President of New Zealand Beekeeping Incorporated, Jane Lorimer, described that approach as “very concerning”.

The bacteria could survive in bee boxes for decades, she said – and that meant many beekeepers across the country would have some contamination in their equipment.

“A lot of beekeepers will have a residual amount probably,” she said. “I think we’re all very concerned because our livelihood is at stake. If we don’t have our bees and our equipment, we can’t operate. We can’t survive.”

Beekeepers say work often centred around hives with actual visual signs of the sickness although individual boxes could also be tested for bacteria spores.

But under the current law, any beekeeper in the country could be ordered to destroy “potentially” contaminated equipment.

Lorimer is now trying to clarify the approach, saying it’s not what beekeepers signed up for.

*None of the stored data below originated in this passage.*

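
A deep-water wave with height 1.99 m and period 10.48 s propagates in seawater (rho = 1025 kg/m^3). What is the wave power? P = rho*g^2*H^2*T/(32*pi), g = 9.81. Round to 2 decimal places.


P = rho * g^2 * H^2 * T / (32 * pi)
P = 1025 * 9.81^2 * 1.99^2 * 10.48 / (32 * pi)
P = 1025 * 96.2361 * 3.9601 * 10.48 / 100.53096
P = 40722.03 W/m

40722.03


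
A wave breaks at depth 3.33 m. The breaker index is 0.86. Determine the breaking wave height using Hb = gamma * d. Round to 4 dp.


Hb = gamma * d
Hb = 0.86 * 3.33
Hb = 2.8638 m

2.8638


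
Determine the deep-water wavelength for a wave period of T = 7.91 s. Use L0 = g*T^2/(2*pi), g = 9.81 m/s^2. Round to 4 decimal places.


L0 = g * T^2 / (2 * pi)
L0 = 9.81 * 7.91^2 / (2 * pi)
L0 = 9.81 * 62.5681 / 6.28319
L0 = 613.7931 / 6.28319
L0 = 97.6882 m

97.6882


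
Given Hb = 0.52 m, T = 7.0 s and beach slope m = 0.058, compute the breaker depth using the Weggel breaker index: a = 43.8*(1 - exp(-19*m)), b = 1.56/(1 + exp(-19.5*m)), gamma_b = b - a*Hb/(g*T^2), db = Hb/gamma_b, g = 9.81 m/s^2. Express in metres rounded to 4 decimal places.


a = 43.8 * (1 - exp(-19 * m))
exp(-19 * 0.058) = exp(-1.1020) = 0.332206
a = 43.8 * (1 - 0.332206) = 29.249377
b = 1.56 / (1 + exp(-19.5 * m))
exp(-19.5 * 0.058) = exp(-1.1310) = 0.322710
b = 1.56 / (1 + 0.322710) = 1.179397
Hb / (g * T^2) = 0.52 / (9.81 * 7.0^2) = 0.52 / 480.6900 = 0.00108178
gamma_b = b - a * Hb/(g*T^2) = 1.179397 - 29.249377 * 0.00108178 = 1.147755
db = Hb / gamma_b = 0.52 / 1.147755
db = 0.4531 m

0.4531


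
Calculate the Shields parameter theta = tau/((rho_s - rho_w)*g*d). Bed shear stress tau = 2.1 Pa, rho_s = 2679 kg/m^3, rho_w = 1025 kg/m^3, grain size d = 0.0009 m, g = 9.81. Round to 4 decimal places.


theta = tau / ((rho_s - rho_w) * g * d)
rho_s - rho_w = 2679 - 1025 = 1654
Denominator = 1654 * 9.81 * 0.0009 = 14.603166
theta = 2.1 / 14.603166
theta = 0.1438

0.1438


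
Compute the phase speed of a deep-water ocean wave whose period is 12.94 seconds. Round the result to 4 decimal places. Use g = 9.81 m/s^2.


We use the deep-water celerity formula:
C = g * T / (2 * pi)
C = 9.81 * 12.94 / (2 * 3.14159...)
C = 126.941400 / 6.283185
C = 20.2034 m/s

20.2034


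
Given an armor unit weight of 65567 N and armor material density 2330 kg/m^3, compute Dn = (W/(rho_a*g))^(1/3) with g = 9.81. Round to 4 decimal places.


V = W / (rho_a * g)
V = 65567 / (2330 * 9.81)
V = 65567 / 22857.30
V = 2.868537 m^3
Dn = V^(1/3) = 2.868537^(1/3)
Dn = 1.4209 m

1.4209


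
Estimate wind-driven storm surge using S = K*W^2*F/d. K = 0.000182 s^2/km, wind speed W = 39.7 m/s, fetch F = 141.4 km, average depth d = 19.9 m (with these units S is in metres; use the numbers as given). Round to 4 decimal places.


S = K * W^2 * F / d
W^2 = 39.7^2 = 1576.09
S = 0.000182 * 1576.09 * 141.4 / 19.9
Numerator = 0.000182 * 1576.09 * 141.4 = 40.560361
S = 40.560361 / 19.9 = 2.0382 m

2.0382


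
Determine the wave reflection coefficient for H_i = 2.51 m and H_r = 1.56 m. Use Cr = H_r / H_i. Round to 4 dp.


Cr = H_r / H_i
Cr = 1.56 / 2.51
Cr = 0.6215

0.6215


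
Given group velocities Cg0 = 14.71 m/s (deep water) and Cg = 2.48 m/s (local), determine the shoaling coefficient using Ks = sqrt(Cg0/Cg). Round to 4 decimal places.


Ks = sqrt(Cg0 / Cg)
Ks = sqrt(14.71 / 2.48)
Ks = sqrt(5.9315)
Ks = 2.4355

2.4355


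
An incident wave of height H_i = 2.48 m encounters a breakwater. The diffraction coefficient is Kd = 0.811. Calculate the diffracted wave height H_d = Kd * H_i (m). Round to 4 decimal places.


H_d = Kd * H_i
H_d = 0.811 * 2.48
H_d = 2.0113 m

2.0113


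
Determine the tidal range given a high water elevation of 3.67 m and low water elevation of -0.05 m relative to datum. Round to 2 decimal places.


Tidal range = High water - Low water
Tidal range = 3.67 - (-0.05)
Tidal range = 3.72 m

3.72


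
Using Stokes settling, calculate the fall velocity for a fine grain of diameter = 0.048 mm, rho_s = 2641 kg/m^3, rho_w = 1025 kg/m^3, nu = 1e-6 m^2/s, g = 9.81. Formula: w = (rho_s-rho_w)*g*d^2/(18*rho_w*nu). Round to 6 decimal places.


w = (rho_s - rho_w) * g * d^2 / (18 * rho_w * nu)
d = 0.048 mm = 0.000048 m
rho_s - rho_w = 2641 - 1025 = 1616
Numerator = 1616 * 9.81 * (0.000048)^2 = 0.000036525220
Denominator = 18 * 1025 * 1e-6 = 0.018450
w = 0.001980 m/s

0.001980


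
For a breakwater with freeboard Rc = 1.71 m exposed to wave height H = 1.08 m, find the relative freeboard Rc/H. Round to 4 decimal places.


Relative freeboard = Rc / H
= 1.71 / 1.08
= 1.5833

1.5833


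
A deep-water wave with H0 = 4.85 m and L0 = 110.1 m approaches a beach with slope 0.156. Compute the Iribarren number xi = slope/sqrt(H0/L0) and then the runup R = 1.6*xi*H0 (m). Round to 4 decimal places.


xi = slope / sqrt(H0/L0)
H0/L0 = 4.85/110.1 = 0.044051
sqrt(0.044051) = 0.209883
xi = 0.156 / 0.209883 = 0.743271
R = 1.6 * xi * H0 = 1.6 * 0.743271 * 4.85
R = 5.7678 m

5.7678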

“I think the tests should be available so that people can actually monitor what level of spores they’ve got in their equipment if they want,” Lorimer said.

“But I don’t think it should be used as a tool to actually destroy equipment.”

‘It’s like you’re ripping your soul out’

The owner of Springbank Honey says he is now short of thousands of boxes for the upcoming spring.

Steven Brown described the burning of his equipment as “devastating”.

Footage shows him and his family creating an enormous pile of boxes, covering them with diesel, and then setting light to it.

“It’s like you’re ripping your soul out,” he said.

“It’d be like someone burning your house down — take all their contents out of their house, and put a match to it — that’s what we did.”

AFB affects the larva of bees and is a serious risk to honey production in New Zealand, but there is dispute around the best way to tackle it.

The disease has been in New Zealand for more than 100 years and is monitored through the Government’s pest management plan.

The body responsible for implementing this – the AFB Pest Management Plan Management Agency – says it is a serious and infectious disease, and beekeepers have obligations to eliminate AFB in their own hives.

“The Management Agency directs a beekeeper to destroy potentially contaminated gear when the biosecurity risk of spreading AFB by reusing the gear is considered too high,” chair Mark Dingle said in a statement.

‘Keeping the rest of the beekeeping sector safe’

He added that as few as 10 spores can infect a single bee larva and the agency is “accountable for keeping the rest of the beekeeping sector safe”.

However, Brown argues that other countries have found ways to live with it through methods like vaccines and radiation.

“This pest management strategy, the way they’ve done it for the last 20 years, has not worked,” he said.

“The disease level has gone through the roof in New Zealand.”

Brown says two of the six tests at his shed came back positive, and he was then told to destroy two full bays of equipment, worth $2 million, including 2000 new boxes that were shrink-wrapped.

He argues that the approach is “hitting a walnut with a sledgehammer”.

“A good part of them were brand new boxes, they’d never ever been on a beehive, there’s no disease in them,” he said.

“It’s not like you’re burning rubbish, my livelihood went up in smoke.”

Burning is the only effective control

In response, the Management Agency said that burning was the only effective control measure in New Zealand.

It did not respond to several specific allegations, including a claim that its staff had been rude, and did not care about the impact of the order.

The dispute continues: the agency arguing that the impact is worth it — while the beekeepers paying the bill disagree.